Self-Supervised Correspondence Estimation via Multiview Registration
This work addresses the problem of correspondence estimation for computer vision researchers, offering an incremental improvement by extending self-supervised learning to longer-range frames.
The paper tackled the problem of learning correspondence estimation from video by addressing the limitation of relying only on close-by frame pairs, proposing a self-supervised approach that uses multiview consistency in short RGB-D sequences to improve diversity and difficulty, resulting in performance on-par with supervised methods on indoor scenes.
Video provides us with the spatio-temporal consistency needed for visual learning.

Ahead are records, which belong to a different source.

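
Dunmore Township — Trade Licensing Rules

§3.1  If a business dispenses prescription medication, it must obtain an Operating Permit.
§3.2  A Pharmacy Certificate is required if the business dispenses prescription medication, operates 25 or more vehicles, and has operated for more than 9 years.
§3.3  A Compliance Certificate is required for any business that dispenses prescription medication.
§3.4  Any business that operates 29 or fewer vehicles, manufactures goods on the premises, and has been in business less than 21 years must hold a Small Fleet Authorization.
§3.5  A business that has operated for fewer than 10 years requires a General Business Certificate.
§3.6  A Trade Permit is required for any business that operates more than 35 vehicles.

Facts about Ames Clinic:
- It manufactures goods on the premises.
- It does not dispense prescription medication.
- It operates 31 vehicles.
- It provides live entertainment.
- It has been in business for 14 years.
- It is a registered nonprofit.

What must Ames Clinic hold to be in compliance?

None

§3.1 does not dispense prescription medication → Operating Permit not required.
§3.2 does not dispense prescription medication; vehicles 31 ≥ 25; years in business 14 > 9 → Pharmacy Certificate not required.
§3.3 does not dispense prescription medication → Compliance Certificate not required.
§3.4 vehicles 31 > 29; manufactures goods on the premises; years in business 14 < 21 → Small Fleet Authorization not required.
§3.5 years in business 14 ≥ 10 → General Business Certificate not required.
§3.6 vehicles 31 ≤ 35 → Trade Permit not required.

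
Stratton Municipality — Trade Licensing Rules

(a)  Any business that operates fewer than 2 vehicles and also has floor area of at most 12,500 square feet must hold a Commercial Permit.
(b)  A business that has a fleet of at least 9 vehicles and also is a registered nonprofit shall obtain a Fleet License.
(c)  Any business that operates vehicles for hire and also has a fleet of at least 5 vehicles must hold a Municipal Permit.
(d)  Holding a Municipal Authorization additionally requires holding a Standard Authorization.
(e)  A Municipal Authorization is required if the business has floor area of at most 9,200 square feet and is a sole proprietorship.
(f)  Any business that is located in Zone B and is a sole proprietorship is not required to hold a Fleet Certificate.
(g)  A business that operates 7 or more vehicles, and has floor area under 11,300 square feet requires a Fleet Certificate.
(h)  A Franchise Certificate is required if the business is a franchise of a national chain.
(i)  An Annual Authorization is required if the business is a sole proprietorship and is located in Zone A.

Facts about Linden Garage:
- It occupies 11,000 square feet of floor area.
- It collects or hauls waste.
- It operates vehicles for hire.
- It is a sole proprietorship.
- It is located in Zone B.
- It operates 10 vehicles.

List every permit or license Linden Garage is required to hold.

Municipal Permit

(a) vehicles 10 ≥ 2; floor area 11,000 square feet ≤ 12,500 square feet → Commercial Permit not required.
(b) vehicles 10 ≥ 9; is a sole proprietorship (not: is a registered nonprofit) → Fleet License not required.
(c) operates vehicles for hire; vehicles 10 ≥ 5 → Municipal Permit required.
(d) Municipal Authorization is not required → no effect.
(e) floor area 11,000 square feet > 9,200 square feet; is a sole proprietorship → Municipal Authorization not required.
(f) is located in Zone B; is a sole proprietorship → exempt from Fleet Certificate.
(g) vehicles 10 ≥ 7; floor area 11,000 square feet < 11,300 square feet → Fleet Certificate required.
(h) is a sole proprietorship (not: is a franchise of a national chain) → Franchise Certificate not required.
(i) is a sole proprietorship; is located in Zone B (not: is located in Zone A) → Annual Authorization not required.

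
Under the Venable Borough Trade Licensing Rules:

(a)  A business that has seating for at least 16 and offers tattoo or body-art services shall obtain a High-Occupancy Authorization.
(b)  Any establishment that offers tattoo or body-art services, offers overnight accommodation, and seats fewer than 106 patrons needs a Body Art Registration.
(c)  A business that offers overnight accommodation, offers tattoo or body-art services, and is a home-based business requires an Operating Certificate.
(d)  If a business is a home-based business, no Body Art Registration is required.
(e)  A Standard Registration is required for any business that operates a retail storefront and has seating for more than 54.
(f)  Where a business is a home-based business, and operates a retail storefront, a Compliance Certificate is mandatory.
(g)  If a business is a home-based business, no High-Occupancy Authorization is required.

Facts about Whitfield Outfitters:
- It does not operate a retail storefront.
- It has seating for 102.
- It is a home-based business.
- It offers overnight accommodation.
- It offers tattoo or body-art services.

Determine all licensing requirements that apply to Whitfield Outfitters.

(a) seating 102 ≥ 16; offers tattoo or body-art services → High-Occupancy Authorization required.
(b) offers tattoo or body-art services; offers overnight accommodation; seating 102 < 106 → Body Art Registration required.
(c) offers overnight accommodation; offers tattoo or body-art services; is a home-based business → Operating Certificate required.
(d) is a home-based business → exempt from Body Art Registration.
(e) does not operate a retail storefront; seating 102 > 54 → Standard Registration not required.
(f) is a home-based business; does not operate a retail storefront → Compliance Certificate not required.
(g) is a home-based business → exempt from High-Occupancy Authorization.

Operating Certificate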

Recent approaches have utilized this signal to learn correspondence estimation from close-by frame pairs. However, by only relying on close-by frame pairs, those approaches miss out on the richer long-range consistency between distant overlapping frames. To address this, we propose a self-supervised approach for correspondence estimation that learns from multiview consistency in short RGB-D video sequences. Our approach combines pairwise correspondence estimation and registration with a novel SE(3) transformation synchronization algorithm. Our key insight is that self-supervised multiview registration allows us to obtain correspondences over longer time frames; increasing both the diversity and difficulty of sampled pairs. We evaluate our approach on indoor scenes for correspondence estimation and RGB-D pointcloud registration and find that we perform on-par with supervised approaches.